The members are backing a grassroots effort to put a woman on the $20 bill. Supporters say Jackson’s treatment of Native Americans, his opposition to paper money and his ownership of slaves are all reasons why he should be replaced with a famous female.

"America’s currency sends a message both at home and abroad about our shared values,” the lawmakers wrote. “However, we have to get that message right.”

Other Hamilton advocates -- including former Federal Reserve chairman Ben Bernanke, and Doug Hamilton, a descendant of the first Treasury secretary -- have also called on Lew to instead revisit the $20 bill.

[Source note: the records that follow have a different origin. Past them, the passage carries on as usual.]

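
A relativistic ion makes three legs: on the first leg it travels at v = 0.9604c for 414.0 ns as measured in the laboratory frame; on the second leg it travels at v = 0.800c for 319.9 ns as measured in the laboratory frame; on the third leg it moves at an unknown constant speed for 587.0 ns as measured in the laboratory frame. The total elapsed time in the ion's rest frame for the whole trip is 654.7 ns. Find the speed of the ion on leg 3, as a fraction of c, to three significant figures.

Leg 1: γ = 1/√(1 − 0.9604²) = 1/√0.07763 = 3.589; τ_1 = 414.0/3.589 = 115.4 ns.
Leg 2: γ = 1/√(1 − 0.800²) = 1/√0.3600 = 1.667; τ_2 = 319.9/1.667 = 191.9 ns.
Leg 3: speed unknown; τ_3 = 587.0/γ_3.
Total proper time: 115.4 + 191.9 + τ_3 = 654.7, so τ_3 = 654.7 − 307.3 = 347.4 ns.
γ_3 = 587.0/347.4 = 1.690; β = √(1 − 1/γ²) = √0.6497.

β = 0.806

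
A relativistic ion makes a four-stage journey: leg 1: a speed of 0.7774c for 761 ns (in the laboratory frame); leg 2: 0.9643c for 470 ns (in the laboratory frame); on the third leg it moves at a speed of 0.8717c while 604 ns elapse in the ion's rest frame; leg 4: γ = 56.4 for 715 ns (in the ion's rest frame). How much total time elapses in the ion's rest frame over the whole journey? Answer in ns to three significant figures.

τ = 1920 ns

Leg 1: γ = 1/√(1 − 0.7774²) = 1/√0.3956 = 1.590; τ_1 = 761/1.590 = 478.7 ns.
Leg 2: γ = 1/√(1 − 0.9643²) = 1/√0.07013 = 3.776; τ_2 = 470/3.776 = 124.5 ns.
Leg 3: 604 ns is already measured in the ion's rest frame.
Leg 4: 715 ns is already measured in the ion's rest frame.
Total: 478.7 + 124.5 + 604.0 + 715.0 ns.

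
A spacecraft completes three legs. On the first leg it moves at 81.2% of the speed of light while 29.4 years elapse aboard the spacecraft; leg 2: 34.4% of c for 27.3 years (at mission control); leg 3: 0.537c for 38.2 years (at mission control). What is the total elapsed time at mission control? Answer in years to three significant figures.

Leg 1: β = 0.812; γ = 1/√(1 − 0.812²) = 1/√0.3407 = 1.713; Δt_1 = 1.713 × 29.4 = 50.37 years.
Leg 2: 27.3 years is already measured at mission control.
Leg 3: 38.2 years is already measured at mission control.
Total: 50.37 + 27.30 + 38.20 years.

Δt = 116 years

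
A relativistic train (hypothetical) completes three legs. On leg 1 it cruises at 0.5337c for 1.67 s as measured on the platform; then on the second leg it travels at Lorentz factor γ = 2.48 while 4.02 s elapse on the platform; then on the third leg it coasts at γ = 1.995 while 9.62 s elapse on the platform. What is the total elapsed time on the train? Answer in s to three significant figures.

Leg 1: γ = 1/√(1 − 0.5337²) = 1/√0.7152 = 1.182; τ_1 = 1.67/1.182 = 1.412 s.
Leg 2: γ = 2.48; τ_2 = 4.02/2.480 = 1.621 s.
Leg 3: γ = 1.995; τ_3 = 9.62/1.995 = 4.822 s.
Total: 1.412 + 1.621 + 4.822 s.

τ = 7.86 s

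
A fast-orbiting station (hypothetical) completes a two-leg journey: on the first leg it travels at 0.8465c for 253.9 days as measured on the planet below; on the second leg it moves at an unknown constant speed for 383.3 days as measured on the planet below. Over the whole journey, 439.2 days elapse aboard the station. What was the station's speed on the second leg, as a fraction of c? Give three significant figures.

Leg 1: γ = 1/√(1 − 0.8465²) = 1/√0.2834 = 1.878; τ_1 = 253.9/1.878 = 135.2 days.
Leg 2: speed unknown; τ_2 = 383.3/γ_2.
Total proper time: 135.2 + τ_2 = 439.2, so τ_2 = 439.2 − 135.2 = 304.0 days.
γ_2 = 383.3/304.0 = 1.261; β = √(1 − 1/γ²) = √0.3709.

β = 0.609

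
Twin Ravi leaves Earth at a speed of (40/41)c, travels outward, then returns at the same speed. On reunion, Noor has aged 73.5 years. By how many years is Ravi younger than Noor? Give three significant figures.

γ = 1/√(1 − (40/41)²) = 41/9 ≈ 4.556
Ravi's elapsed proper time: τ = 73.5/4.556 = 16.13 years.
Age gap = Δt − τ = 73.5 − 16.13 years.

Δt − τ = 57.4 years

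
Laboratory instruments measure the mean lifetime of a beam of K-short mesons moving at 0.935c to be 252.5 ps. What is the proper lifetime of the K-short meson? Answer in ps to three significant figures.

γ = 1/√(1 − 0.935²) = 1/√0.1258 = 2.820
The lab-frame lifetime is the dilated interval; the proper lifetime is τ₀ = Δt/γ = 252.5/2.820 ps.

τ₀ = 89.5 ps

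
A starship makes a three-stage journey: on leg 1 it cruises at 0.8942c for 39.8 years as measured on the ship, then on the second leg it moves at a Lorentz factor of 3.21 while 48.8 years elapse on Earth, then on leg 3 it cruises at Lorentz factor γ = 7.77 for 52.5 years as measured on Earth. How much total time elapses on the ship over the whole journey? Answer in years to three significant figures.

Leg 1: 39.8 years is already measured on the ship.
Leg 2: γ = 3.21; τ_2 = 48.8/3.210 = 15.20 years.
Leg 3: γ = 7.77; τ_3 = 52.5/7.770 = 6.757 years.
Total: 39.80 + 15.20 + 6.757 years.

τ = 61.8 years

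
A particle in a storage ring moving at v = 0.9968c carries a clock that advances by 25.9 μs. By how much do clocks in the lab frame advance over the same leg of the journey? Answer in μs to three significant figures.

γ = 1/√(1 − 0.9968²) = 1/√0.006390 = 12.51
The interval measured in the particle's rest frame is the proper time (both events occur at the same place in that frame); the lab-frame interval is Δt = γτ = 12.51 × 25.9 μs.

Δt = 324 μs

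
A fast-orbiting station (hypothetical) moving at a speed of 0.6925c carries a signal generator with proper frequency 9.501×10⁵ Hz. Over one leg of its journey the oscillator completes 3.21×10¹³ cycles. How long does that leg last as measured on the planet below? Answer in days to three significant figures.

Δt = 542 days

γ = 1/√(1 − 0.6925²) = 1/√0.5204 = 1.386
Proper time for N cycles: τ = N/f = 3.21×10¹³/(9.501×10⁵) = 3.379×10⁷ s = 391.0 days.
Lab-frame duration Δt = γτ = 1.386 × 391.0 = 542.0 days.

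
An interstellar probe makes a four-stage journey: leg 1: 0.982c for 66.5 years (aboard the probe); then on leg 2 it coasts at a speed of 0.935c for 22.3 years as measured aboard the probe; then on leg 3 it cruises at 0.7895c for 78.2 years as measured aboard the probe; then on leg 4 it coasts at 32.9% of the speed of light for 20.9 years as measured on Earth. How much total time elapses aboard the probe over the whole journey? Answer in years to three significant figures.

Leg 1: 66.5 years is already measured aboard the probe.
Leg 2: 22.3 years is already measured aboard the probe.
Leg 3: 78.2 years is already measured aboard the probe.
Leg 4: β = 0.329; γ = 1/√(1 − 0.329²) = 1/√0.8918 = 1.059; τ_4 = 20.9/1.059 = 19.74 years.
Total: 66.50 + 22.30 + 78.20 + 19.74 years.

τ = 187 years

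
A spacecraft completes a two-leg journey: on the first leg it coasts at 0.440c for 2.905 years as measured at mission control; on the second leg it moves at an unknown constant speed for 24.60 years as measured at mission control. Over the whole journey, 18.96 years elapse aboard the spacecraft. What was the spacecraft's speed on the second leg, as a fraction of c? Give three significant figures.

Leg 1: γ = 1/√(1 − 0.440²) = 1/√0.8064 = 1.114; τ_1 = 2.905/1.114 = 2.609 years.
Leg 2: speed unknown; τ_2 = 24.60/γ_2.
Total proper time: 2.609 + τ_2 = 18.96, so τ_2 = 18.96 − 2.609 = 16.35 years.
γ_2 = 24.60/16.35 = 1.504; β = √(1 − 1/γ²) = √0.5582.

β = 0.747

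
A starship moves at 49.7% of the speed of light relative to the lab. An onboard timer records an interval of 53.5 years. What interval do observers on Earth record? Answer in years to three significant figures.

β = 0.497; γ = 1/√(1 − 0.497²) = 1/√0.7530 = 1.152
The interval measured on the ship is the proper time (both events occur at the same place in that frame); the lab-frame interval is Δt = γτ = 1.152 × 53.5 years.

Δt = 61.7 years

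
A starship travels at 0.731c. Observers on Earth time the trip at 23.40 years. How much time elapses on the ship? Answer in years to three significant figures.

τ = 16.0 years

γ = 1/√(1 − 0.731²) = 1/√0.4656 = 1.465
The interval measured on Earth is the dilated one; the clock on the ship measures the proper time τ = Δt/γ = 23.40/1.465 years.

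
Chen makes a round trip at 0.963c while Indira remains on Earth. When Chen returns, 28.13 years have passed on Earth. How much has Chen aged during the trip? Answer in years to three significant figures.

τ = 7.58 years

γ = 1/√(1 − 0.963²) = 1/√0.07263 = 3.711
Chen's clock measures proper time along the trip: τ = Δt/γ = 28.13/3.711 years.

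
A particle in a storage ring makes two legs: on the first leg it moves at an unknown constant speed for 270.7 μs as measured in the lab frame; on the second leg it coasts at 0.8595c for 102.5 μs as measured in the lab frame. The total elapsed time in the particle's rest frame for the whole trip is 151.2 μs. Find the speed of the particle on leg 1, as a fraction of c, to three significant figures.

Leg 1: speed unknown; τ_1 = 270.7/γ_1.
Leg 2: γ = 1/√(1 − 0.8595²) = 1/√0.2613 = 1.956; τ_2 = 102.5/1.956 = 52.39 μs.
Total proper time: τ_1 + 52.39 = 151.2, so τ_1 = 151.2 − 52.39 = 98.81 μs.
γ_1 = 270.7/98.81 = 2.740; β = √(1 − 1/γ²) = √0.8668.

β = 0.931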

The Treasury Department announced in June that a woman would replace Hamilton at the center of the $10 bill in 2020, but has yet to select a replacement. Hamilton will still be featured on the remodeled currency.

Older $10 bills will remain in circulation.

Harriet Tubman and Eleanor Roosevelt are some of the leading candidates for the new $10 bill, according to several polls. Members of Congress have been pushing their own candidates.

"I would add Francis Perkins, who is the first woman Cabinet officer and the author of Social Security. She certainly has affected many lives," said House Minority Leader Nancy Pelosi, D-California, shortly after the change was announced.